On 25th October, Argentina will vote for its next President. Loyalty, favouritism, betrayal, a powerful widow, one candidate with a supermodel wife, another front-runner a football magnate, unexplained murders, unexplained wealth—this is a campaign scripted for Netflix. Argentina’s future is at stake. Will the voters of this G20 nation of 40m people stay with patronage, populism and nationalist ideology, or choose a return to the laws of economic reality? It is a choice that the Greek electorate would find familiar.
It is now 14 years since Argentina staged what was then the biggest default in history. The current election debate shows that the Greek dilemma—populism vs pragmatism—can last for years after a nation’s bankruptcy.
“This campaign is about whether we stay the course, and finish the job of making Argentina a model for others to follow,” according to Daniel Scioli, Governor of Buenos Aires and annointed successor to the outgoing President, Cristina Fernandez de Kirchner. Now that Cuba has restored relations with the United States, the Kirchner government, in a further echo of Athens, stands in opposition to orthodox economics, big business and the World Bank.
Successive Argentinian governments have struggled to adapt to the political and economic consequences of default and global recession. It can seem at times as if the government exists in a parallel universe, where it denies that inflation is rampant, where exchange rates are frozen to prevent devaluation of the currency, where the state airline loses $2m a day, yet is touted as a success story. Its foreign policy shifts ever more towards China and Russia, with which it cuts semi-secret deals, while lambasting the US and shouting at London over the Falklands.
Can a pragmatic alternative succeed? Mauricio Macri, Mayor of Buenos Aires and the former President of Boca Juniors football club, offers a pro-business, pro-market, pro-growth agenda, a “return to the real world,” as he puts it. Macri has to watch his words on the “Malvinas,” having wondered aloud whether Argentina would not be better off leaving the Brits to pay for maintaining the Kelpers. That’s pragmatic, but unpopular. The two Kirchner presidents—Cristina, and previously her late husband Néstor—have changed Argentina over the past 12 years. They dug Argentina out of the 2001 collapse, and default. Luckily, the commodity boom brought growth, until the global downturn.

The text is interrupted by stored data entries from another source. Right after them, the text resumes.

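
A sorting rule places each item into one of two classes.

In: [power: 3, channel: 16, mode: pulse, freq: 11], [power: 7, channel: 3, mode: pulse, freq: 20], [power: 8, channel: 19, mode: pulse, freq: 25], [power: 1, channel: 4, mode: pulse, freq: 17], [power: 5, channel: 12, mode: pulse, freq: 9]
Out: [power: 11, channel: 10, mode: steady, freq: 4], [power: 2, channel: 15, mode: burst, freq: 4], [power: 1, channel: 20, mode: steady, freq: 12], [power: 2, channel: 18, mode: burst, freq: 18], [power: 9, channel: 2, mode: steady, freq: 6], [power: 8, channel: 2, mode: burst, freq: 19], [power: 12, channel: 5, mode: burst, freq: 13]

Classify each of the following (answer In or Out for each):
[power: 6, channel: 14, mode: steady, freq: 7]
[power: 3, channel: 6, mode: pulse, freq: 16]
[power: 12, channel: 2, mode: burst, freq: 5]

'In' ⟺ mode is pulse.
[power: 6, channel: 14, mode: steady, freq: 7] → mode is steady → Out.
[power: 3, channel: 6, mode: pulse, freq: 16] → mode is pulse → In.
[power: 12, channel: 2, mode: burst, freq: 5] → mode is burst → Out.

Out, In, Out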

This means that, although the economy is stagnant, there is enough revenue from taxing commodity exports to redistribute money to their power base, following the example of the President’s heroine, Evita Perón. In consequence, Argentina boasts the fastest-growing middle class in Latin America. Almost half the country receives government subsidies, be it family welfare, generous unemployment benefits, hikes in state pensions, or support for the young.
The price of this largesse is inflation at over 30 per cent. This leads to high consumerism, since only a fool saves money which will be worth a quarter less in 12 months’ time. The government can now borrow only at 9 per cent, a staggering number in this global market. The future is mortgaged. Most polls suggest that President Cristina’s Victory Front, the new title for Peronism, has a solid lock on the third of the electorate who depend on the government for handouts. The politics of default has become the politics of dependency, and debt. In October’s first round of voting her candidate, Scioli, will win outright if he garners 40 per cent or more, and beats his lead rival by 10 points. That’s his best chance. A run-off could be close if the opposition can unite. Polls show 60 per cent of Argentines are opposed to the government.
“Victory of work, health, education! We can do more, and we can do it better!” declare the billboards of the Victory Front.
The rallying cry of the main centre-right opposition is “Together we can!” The party headed by Macri evokes unashamedly the line used so successfully by the President Barack Obama’s campaign in the US in 2008.
The battle is far from over. Victory could prove a poisoned chalice, as whoever wins will face crises—brutal choices over devaluation, welfare cuts, and austerity.
The Greeks, a decade behind Argentina, will watch with interest—and despair. For the Argentine “model,” if that’s the word, suggests that the politics of default triggers not a decisive change of direction, but an addiction to deficits and debt.